Guión y dirección de Pier Paolo Pasolini. Inspirado en Les 120 journées de Sodome. Fotografía: Tonino Delli Colli. Selección musical: Ennio Morricone. Intérpretes: Paolo Bonacelli, Giorgio Cataldi, Uberio Quitavalle, Aldo Valletti, Caterina Boratto, Elsa de Giorgi, Helene Surgere. Italia, 1975. Estreno en los cines Palace, Fantasio y California.

Sade, maniático del poder y del placer, como de la fría razón y la anarquía, anotó en sus jornadas nada menos que seiscientas pasiones diferentes, lo cual no es poca cosa, incluso para tan libertina época. Pasolini se ha conformado con menos, reduciendo sus variantes a tres capítulos, que él denomina círculos, nada menos que a la manera del Dante.

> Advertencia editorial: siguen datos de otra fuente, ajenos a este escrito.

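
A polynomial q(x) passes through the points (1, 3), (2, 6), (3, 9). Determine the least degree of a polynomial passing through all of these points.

Forward differences of the values at x = 1, 2, 3:
  q  : 3  6  9
  Δ  : 3  3
  Δ^2: 0
The first differences are constant (3) and nonzero, while all higher differences vanish, so the minimal degree is 1.

1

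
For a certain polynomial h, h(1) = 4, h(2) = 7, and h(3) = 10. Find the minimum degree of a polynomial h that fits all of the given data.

Forward differences of the values at n = 1, 2, 3:
  h  : 4  7  10
  Δ  : 3  3
  Δ^2: 0
The first differences are constant (3) and nonzero, while all higher differences vanish, so the minimal degree is 1.

1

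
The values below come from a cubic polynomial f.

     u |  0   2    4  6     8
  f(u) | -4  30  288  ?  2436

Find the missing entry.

1010

The 4 known points determine the degree-3 polynomial uniquely.
Write f(u) = au^3 + bu^2 + cu + d. Substituting each data point gives a linear system:
  d = -4
  8a + 4b + 2c + d = 30
  64a + 16b + 4c + d = 288
  512a + 64b + 8c + d = 2436
Solving the system yields a = 5, b = -2, c = 1, d = -4.
So f(u) = 5u³ - 2u² + u - 4.
Then f(6) = 1010.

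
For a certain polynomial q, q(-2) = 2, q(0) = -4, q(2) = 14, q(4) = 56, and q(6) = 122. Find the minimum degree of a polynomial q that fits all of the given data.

2

Forward differences of the values at n = -2, 0, 2, 4, 6:
  q  : 2  -4  14  56  122
  Δ  : -6  18  42  66
  Δ^2: 24  24  24
  Δ^3: 0  0
  Δ^4: 0
The second differences are constant (24) and nonzero, while all higher differences vanish, so the minimal degree is 2.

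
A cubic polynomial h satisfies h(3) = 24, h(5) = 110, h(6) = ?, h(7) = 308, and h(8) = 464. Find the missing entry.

The 4 known points determine the degree-3 polynomial uniquely.
Write h(x) = ax^3 + bx^2 + cx + d. Substituting each data point gives a linear system:
  27a + 9b + 3c + d = 24
  125a + 25b + 5c + d = 110
  343a + 49b + 7c + d = 308
  512a + 64b + 8c + d = 464
Solving the system yields a = 1, b = -1, c = 2, d = 0.
So h(x) = x^3 - x^2 + 2x.
Then h(6) = 192.

192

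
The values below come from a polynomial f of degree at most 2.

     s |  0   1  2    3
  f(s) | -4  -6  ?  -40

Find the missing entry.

The 3 known points determine the degree-2 polynomial uniquely.
Write f(s) = as^2 + bs + c. Substituting each data point gives a linear system:
  c = -4
  a + b + c = -6
  9a + 3b + c = -40
Solving the system yields a = -5, b = 3, c = -4.
So f(s) = -5s² + 3s - 4.
Then f(2) = -18.

-18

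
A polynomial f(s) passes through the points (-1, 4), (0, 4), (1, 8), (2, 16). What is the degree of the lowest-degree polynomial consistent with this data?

2

Forward differences of the values at s = -1, 0, 1, 2:
  f  : 4  4  8  16
  Δ  : 0  4  8
  Δ^2: 4  4
  Δ^3: 0
The second differences are constant (4) and nonzero, while all higher differences vanish, so the minimal degree is 2.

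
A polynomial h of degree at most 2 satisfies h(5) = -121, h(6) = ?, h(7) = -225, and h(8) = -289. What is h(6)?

-169

The 3 known points determine the degree-2 polynomial uniquely.
Write h(n) = an^2 + bn + c. Substituting each data point gives a linear system:
  25a + 5b + c = -121
  49a + 7b + c = -225
  64a + 8b + c = -289
Solving the system yields a = -4, b = -4, c = -1.
So h(n) = -4n^2 - 4n - 1.
Then h(6) = -169.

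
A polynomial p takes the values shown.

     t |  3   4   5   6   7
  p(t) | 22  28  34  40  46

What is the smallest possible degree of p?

1

Forward differences of the values at t = 3, 4, 5, 6, 7:
  p  : 22  28  34  40  46
  Δ  : 6  6  6  6
  Δ^2: 0  0  0
  Δ^3: 0  0
  Δ^4: 0
The first differences are constant (6) and nonzero, while all higher differences vanish, so the minimal degree is 1.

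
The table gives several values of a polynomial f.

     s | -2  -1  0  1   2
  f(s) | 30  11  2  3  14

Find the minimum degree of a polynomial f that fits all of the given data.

2

Forward differences of the values at s = -2, -1, 0, 1, 2:
  f  : 30  11  2  3  14
  Δ  : -19  -9  1  11
  Δ^2: 10  10  10
  Δ^3: 0  0
  Δ^4: 0
The second differences are constant (10) and nonzero, while all higher differences vanish, so the minimal degree is 2.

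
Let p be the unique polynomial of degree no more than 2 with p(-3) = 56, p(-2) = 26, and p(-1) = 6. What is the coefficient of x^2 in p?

5

Write p(x) = ax^2 + bx + c. Substituting each data point gives a linear system:
  9a - 3b + c = 56
  4a - 2b + c = 26
  a - b + c = 6
Solving the system yields a = 5, b = -5, c = -4.
So p(x) = 5x^2 - 5x - 4.
The leading coefficient is 5.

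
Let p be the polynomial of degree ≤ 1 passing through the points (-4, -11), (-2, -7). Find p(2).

1

Using the Lagrange interpolation formula with nodes -4, -2:
  L_0(x) = (x + 2) / -2
  L_1(x) = (x + 4) / 2
Then p(x) = -11·L_0(x) - 7·L_1(x).
Expanding and collecting terms gives p(x) = 2x - 3.
Evaluating at x = 2: p(2) = 1.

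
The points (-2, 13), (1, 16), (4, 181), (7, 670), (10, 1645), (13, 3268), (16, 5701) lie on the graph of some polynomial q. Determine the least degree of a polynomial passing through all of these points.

Forward differences of the values at u = -2, 1, 4, 7, 10, 13, 16:
  q  : 13  16  181  670  1645  3268  5701
  Δ  : 3  165  489  975  1623  2433
  Δ^2: 162  324  486  648  810
  Δ^3: 162  162  162  162
  Δ^4: 0  0  0
  Δ^5: 0  0
  Δ^6: 0
The third differences are constant (162) and nonzero, while all higher differences vanish, so the minimal degree is 3.

3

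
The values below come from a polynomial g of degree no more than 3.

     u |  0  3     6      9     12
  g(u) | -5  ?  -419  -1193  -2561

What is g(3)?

-77

The 4 known points determine the degree-3 polynomial uniquely.
Write g(u) = au^3 + bu^2 + cu + d. Substituting each data point gives a linear system:
  d = -5
  216a + 36b + 6c + d = -419
  729a + 81b + 9c + d = -1193
  1728a + 144b + 12c + d = -2561
Solving the system yields a = -1, b = -6, c = 3, d = -5.
So g(u) = -u^3 - 6u^2 + 3u - 5.
Then g(3) = -77.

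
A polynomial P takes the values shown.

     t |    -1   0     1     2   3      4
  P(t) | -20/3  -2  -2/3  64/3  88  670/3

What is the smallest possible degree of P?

3

Forward differences of the values at t = -1, 0, 1, 2, 3, 4:
  P  : -20/3  -2  -2/3  64/3  88  670/3
  Δ  : 14/3  4/3  22  200/3  406/3
  Δ^2: -10/3  62/3  134/3  206/3
  Δ^3: 24  24  24
  Δ^4: 0  0
  Δ^5: 0
The third differences are constant (24) and nonzero, while all higher differences vanish, so the minimal degree is 3.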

Los cuatro protagonistas de la historia no son en este caso un juez, un hombre de negocios, un noble y un obispo, sino poderosos jerarcas fascistas reunidos en una villa junto al lago de Garda, al amparo de sus buenos amigos nazis. La verdad es que en el filme hay mucho más de Sade que de Saló, de Pasolini que de Mussolini. Afirma el autor que nunca hubo en Europa un poder tan anárquico como aquel, lo cual supone aventurar demasiado en una historia tan amplia y corrompida como la nuestra. Lo que sí resulta evidente en el filme es su poder de provocación, muy dentro del espíritu del famoso marqués, tal como concebía sus jornadas, potenciadas por la fuerza inédita de la imagen directa, paliada a veces en grandes planos generales.

Iniciado con una secuencia exterior que hace esperar un filme distinto del que luego veremos, las diversas historias aparecen contadas por modernas cortesanas, mujeres de mundo que sustituyen a las viejas prostitutas de Sade, en un ambiente decó y al compás de una música que evoca vagamente los años cuarenta, salvo el Carmina Burana de la orgía final. En lo que al arte de provocar se refiere, es preciso reconocer que a su lado Borowczyk es un esteta, y Arrabal un párvulo.

Afirmaba Pasolini también que sus películas nunca fueron eróticas y en ello acertó, sobre todo en ésta; pero se equivocaba al añadir que el sexo hoy supone la satisfacción de un deber social, no un placer contra tales obligaciones.

La metáfora empleada en Saló, tras de su Trilogía de la vida, rodada y repudiada antes, no es válida. Quizá lo resultara para él, pero el sexo como obligación y fealdad a un tiempo vienen a darse como consecuencia, no como yuxtaposición. Otra cosa son sus alusiones a la anarquía y poder y su capacidad de convertir cuerpos y almas en cosas. De todas formas, estos cien días de Sodoma no están tan lejos como el autor pretende de sus Mil y una noches. Lo que sí se adivina en esta gélida y mortal historia, a un tiempo original y prestada, es un alán de destrucción total, al que el propio autor no aparece ajeno en absoluto.

Testamento de una conciencia burguesa encerrada en un subjetivismo incapaz de superar su crudo narcisismo, su desdén por la mujer resulta evidente, a pesar de un puñado de coartadas fáciles. Las razones políticas no van más allá del símbolo. Quizá por ello Pasolini, en su vida y en su obra, acabó transformando su propia metáfora en realidad palpable y amenazadora; a la sombra de Sade, quizá adivinó la aventura secreta todavía de su virtual derrota en su muerte prematura.